The RF signal $r(t)$ is obtained from the complex baseband (IQ) signal $s(t)=x(t)+jy(t)$ in the following way:

$$r(t)=\text{Re}\{s(t)e^{j\omega_0t}\}\tag{1}$$

where $\omega_0$ is the carrier frequency (in rad/s). There are two other equivalent representations of $(1)$, where I use $s(t)=x(t)+jy(t)=a(t)e^{j\phi(t)}$:

\begin{align}r(t)&=x(t)\cos(\omega_0t)-y(t)\sin(\omega_0t)\tag{2}\\ r(t)&=a(t)\cos(\omega_0t+\phi(t))\tag{3}\end{align}

Eq. $(2)$ shows that the I- and Q-components are both modulated by orthogonal carriers, whereas $(3)$ shows that $r(t)$ generally exhibits amplitude modulation as well as phase modulation.

The quote in your question suggests that in the respective text the signals are all represented as discrete-time signals, hence the decimation and interpolation stages.
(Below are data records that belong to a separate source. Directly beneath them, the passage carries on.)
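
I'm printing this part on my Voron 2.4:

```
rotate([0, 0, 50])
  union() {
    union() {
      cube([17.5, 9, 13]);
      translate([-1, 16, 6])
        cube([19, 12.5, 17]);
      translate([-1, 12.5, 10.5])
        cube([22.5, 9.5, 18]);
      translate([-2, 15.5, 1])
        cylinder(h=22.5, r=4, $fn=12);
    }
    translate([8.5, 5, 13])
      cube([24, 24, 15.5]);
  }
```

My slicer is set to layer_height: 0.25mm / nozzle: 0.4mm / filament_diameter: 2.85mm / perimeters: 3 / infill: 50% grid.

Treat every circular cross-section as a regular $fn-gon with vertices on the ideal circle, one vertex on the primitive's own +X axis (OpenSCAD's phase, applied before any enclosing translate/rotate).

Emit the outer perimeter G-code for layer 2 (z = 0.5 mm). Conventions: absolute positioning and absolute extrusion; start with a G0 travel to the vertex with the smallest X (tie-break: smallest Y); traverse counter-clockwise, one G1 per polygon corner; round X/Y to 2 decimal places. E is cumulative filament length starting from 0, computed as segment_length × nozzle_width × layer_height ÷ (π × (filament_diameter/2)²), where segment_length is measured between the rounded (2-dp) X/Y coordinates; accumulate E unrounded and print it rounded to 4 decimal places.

At z = 0.5 mm: the 17.5×9 cube contributes its full rectangle; the cube at (-1, 16) is absent (z outside [6, 23]); the cube at (-1, 12.5) does not reach this height (z outside [10.5, 28.5]); the cylinder at (-2, 15.5) does not reach this height (z outside [1, 23.5]); Combining (union): only the 17.5×9 cube is present, so the union is just that shape — 1 connected region; the cube at (8.5, 5) is not intersected at this z (z outside [13, 28.5]); Taking the union: only that combined region is present, so the union is just that shape — 1 connected region; (rotated 50° about Z; rotation is an isometry so areas/perimeters/island counts are preserved). The outline is a single polygon with 4 vertices. Extrusion per mm of travel: 0.4 × 0.25 / (π × 1.425²) = 0.015675. Accumulating E over each segment gives final E = 0.8307.

G0 X-6.89 Y5.79 Z0.50
G1 X0.00 Y0.00 E0.1411
G1 X11.25 Y13.41 E0.4155
G1 X4.35 Y19.19 E0.5566
G1 X-6.89 Y5.79 E0.8307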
• Ok. I understand above. I think I can use: I=real(s) Q=imag(s) fc = 5000000; % Carrier frequency in Hz C1 = I .* sin(2*pi * fc * t); C2 = Q .* cos(2*pi * fc * t); rf = C1 + C2; but what to use for t? – 2one Aug 16 '16 at 16:35
• @2one: If $B$ is the bandwidth of $s(t)$, and if you want to satisfy the Nyquist sampling theorem, you must sample at $f_s>2(f_c+B)$. Then you sample by setting $t=n/f_s$ with integer $n$. – Matt L. Aug 16 '16 at 17:40
• @2one: If the answer was helpful, please accept it by clicking on the check mark to its left. – Matt L. Aug 16 '16 at 17:53
• please could you help me with the question edit? – 2one Aug 17 '16 at 9:31
• @2one: I can't say much more than I did in my previous comment. You have to know the bandwidth of your IQ data, you have to know the sampling rate of the IQ data, and the frequency of the carrier. You choose the new sampling frequency according to the formula in my previous comment. E.g., if the RF sampling frequency is 20MHz and the IQ sampling frequency is 2 MHz, then the upsampling/interpolation factor is 10. And F in your code is the new sampling frequency (20 MHz in my example). – Matt L. Aug 17 '16 at 11:26

Just use the received I/Q signal $X(t) + jY(t)$ directly, and feed it back directly to your RF IQ mixer/upconverter.

Signal to transmit = $X(t)cos(2\pi f_0t) - Y(t)sin(2\pi f_0t)$